Federal prosecutors want to revoke Bankman-Fried’s bail, which would mean he would be sent from house arrest with his parents in Palo Alto, Calif., to a jail in New York while awaiting the start of his criminal trial on Oct. 2.
After the New York Times published a story involving personal documents from former Alameda Research CEO Caroline Ellison, prosecutors accused the former FTX CEO of witness tampering. This Monday, US prosecutors urged a federal judge to lift Sam Bankman-Fried’s house detention and imprison him until his criminal trial begins on October 2.
On many occasions, the government has accused Bankman-Fried of interfering with witnesses in his criminal case, the most recent being speaking to the Times for their story of Ellison, who is also his ex-girlfriend. U.S. Attorney for the Southern District of New York Damian Williams said in a letter submitted late Aug. 3 to the court where Bankman-Fried’s trial would take place that Ellison will be “an important witness” in the trial and that Bankman-Fried is attempting to discredit her.
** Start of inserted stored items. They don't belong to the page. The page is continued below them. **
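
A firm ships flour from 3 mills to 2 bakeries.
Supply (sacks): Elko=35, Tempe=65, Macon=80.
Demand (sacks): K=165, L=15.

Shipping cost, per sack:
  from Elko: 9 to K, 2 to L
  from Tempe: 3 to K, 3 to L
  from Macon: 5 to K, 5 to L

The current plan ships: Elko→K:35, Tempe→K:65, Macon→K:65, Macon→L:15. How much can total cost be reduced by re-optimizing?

105

Current plan cost = 35·9 + 65·3 + 65·5 + 15·5 = 910.
Optimal plan:
  Elko->K: 20 sacks
  Elko->L: 15 sacks
  Tempe->K: 65 sacks
  Macon->K: 80 sacks
Optimal cost = 805.
Saving = 910 − 805 = 105.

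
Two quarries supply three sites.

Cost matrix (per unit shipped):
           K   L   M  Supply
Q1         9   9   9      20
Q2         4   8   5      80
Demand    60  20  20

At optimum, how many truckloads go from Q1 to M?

0

Optimal shipments:
  Q1 to L: 20 × 9 = 180
  Q2 to K: 60 × 4 = 240
  Q2 to M: 20 × 5 = 100
Total cost = 520.
The route Q1→M is not used.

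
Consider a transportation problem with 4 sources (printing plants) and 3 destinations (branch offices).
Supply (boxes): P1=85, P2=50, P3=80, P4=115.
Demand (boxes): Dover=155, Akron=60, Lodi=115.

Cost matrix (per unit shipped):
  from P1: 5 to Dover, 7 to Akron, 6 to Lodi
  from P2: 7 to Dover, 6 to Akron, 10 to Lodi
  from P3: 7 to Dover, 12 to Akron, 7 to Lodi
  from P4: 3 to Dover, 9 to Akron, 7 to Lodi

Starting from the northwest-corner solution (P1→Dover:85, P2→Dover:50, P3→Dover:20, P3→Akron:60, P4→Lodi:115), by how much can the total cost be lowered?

Current plan cost = 85·5 + 50·7 + 20·7 + 60·12 + 115·7 = 2440.
Optimal plan:
  P1–Dover: 40 × 5 = 200
  P1–Akron: 10 × 7 = 70
  P1–Lodi: 35 × 6 = 210
  P2–Akron: 50 × 6 = 300
  P3–Lodi: 80 × 7 = 560
  P4–Dover: 115 × 3 = 345
Optimal cost = 1685.
Saving = 2440 − 1685 = 755.

755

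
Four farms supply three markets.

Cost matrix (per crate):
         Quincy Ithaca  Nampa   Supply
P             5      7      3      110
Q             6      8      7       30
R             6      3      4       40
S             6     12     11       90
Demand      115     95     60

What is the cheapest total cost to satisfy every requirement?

1380

Optimal allocation:
  P->Ithaca: 50 × 7 = 350
  P->Nampa: 60 × 3 = 180
  Q->Quincy: 25 × 6 = 150
  Q->Ithaca: 5 × 8 = 40
  R->Ithaca: 40 × 3 = 120
  S->Quincy: 90 × 6 = 540
Total = 350 + 180 + 150 + 40 + 120 + 540 = 1380.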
Responding to assertions made by the FTX owner’s defence counsel that Ellison was already the topic of media coverage, Williams alleges that Bankman-Fried assisted in putting her in the spotlight as part of his “sustained effort to focus the media on Ellison’s personal life and private writings.”
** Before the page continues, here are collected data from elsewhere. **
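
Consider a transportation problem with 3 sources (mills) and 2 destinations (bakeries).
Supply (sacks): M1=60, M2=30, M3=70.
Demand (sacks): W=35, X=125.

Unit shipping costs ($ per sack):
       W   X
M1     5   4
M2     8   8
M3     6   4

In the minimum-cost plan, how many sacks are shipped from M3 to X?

Solving gives:
  M1→W: 5 × $5 = $25
  M1→X: 55 × $4 = $220
  M2→W: 30 × $8 = $240
  M3→X: 70 × $4 = $280
Total cost = $765.
So M3→X carries 70 sacks.

70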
Bankman-Fried’s counsel contended that a New York Times reporter was already working on the article centred on Ellison’s writings, which sparked the latest legal wrangle over whether the criminally-indicted former crypto billionaire could remain under house arrest until his October trial.
Bankman-Fried, according to Williams, “shared materials with the press obviously designed to intimidate, harass, and embarrass someone he knows is slated to testify against him, as well as to provoke an emotional response in potential jurors and colour a potential juror’s view of that witness.”
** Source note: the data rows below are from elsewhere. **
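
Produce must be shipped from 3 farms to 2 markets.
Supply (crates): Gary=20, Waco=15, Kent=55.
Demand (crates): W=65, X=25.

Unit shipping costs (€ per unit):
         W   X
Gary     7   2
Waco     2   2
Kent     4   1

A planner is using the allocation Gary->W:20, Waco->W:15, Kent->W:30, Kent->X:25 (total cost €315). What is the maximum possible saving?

Current plan cost = 20·7 + 15·2 + 30·4 + 25·1 = €315.
Optimal plan:
  Gary→X: 20 × €2 = €40
  Waco→W: 15 × €2 = €30
  Kent→W: 50 × €4 = €200
  Kent→X: 5 × €1 = €5
Optimal cost = €275.
Saving = 315 − 275 = €40.

40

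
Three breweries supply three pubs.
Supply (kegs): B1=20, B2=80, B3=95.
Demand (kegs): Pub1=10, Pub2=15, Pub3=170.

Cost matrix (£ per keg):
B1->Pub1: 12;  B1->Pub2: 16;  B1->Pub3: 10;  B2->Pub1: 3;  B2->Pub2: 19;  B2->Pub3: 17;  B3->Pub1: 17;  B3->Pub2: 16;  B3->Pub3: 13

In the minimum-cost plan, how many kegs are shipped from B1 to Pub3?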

Prosecutors sought to end Bankman-Fried’s home arrest with his parents following last week’s Times piece regarding Ellison’s writings. The U.S. district court judge hearing over the lawsuit, Judge Lewis Kaplan, granted a temporary gag order on Bankman-Fried and others involved in the case, which the New York Times and other media organisations are currently appealing.
Due to the claims of witness tampering, Williams continued to encourage Kaplan to imprison Bankman-Fried and shut him off from press contact prior to trial. However, Bankman-Fried’s lawyers, the New York Times, and renowned Harvard Law School Professor Laurence Tribe argued to Kaplan this week that presenting his argument in the press was part of his constitutional right to free speech.
Bankman-Fried’s attorneys wrote in an Aug. 1 filing presenting an affidavit from Tribe that “criminal defendants have a right to talk to the press about their case to influence their public image and try to protect their reputation, as long as the communications are not calculated to pervert the course of justice.”
The judge, Kaplan, imposed a temporary gag order on Bankman-Fried, lawyers, and others engaged in the case until he decides whether to imprison Bankman-Fried prior to the trial.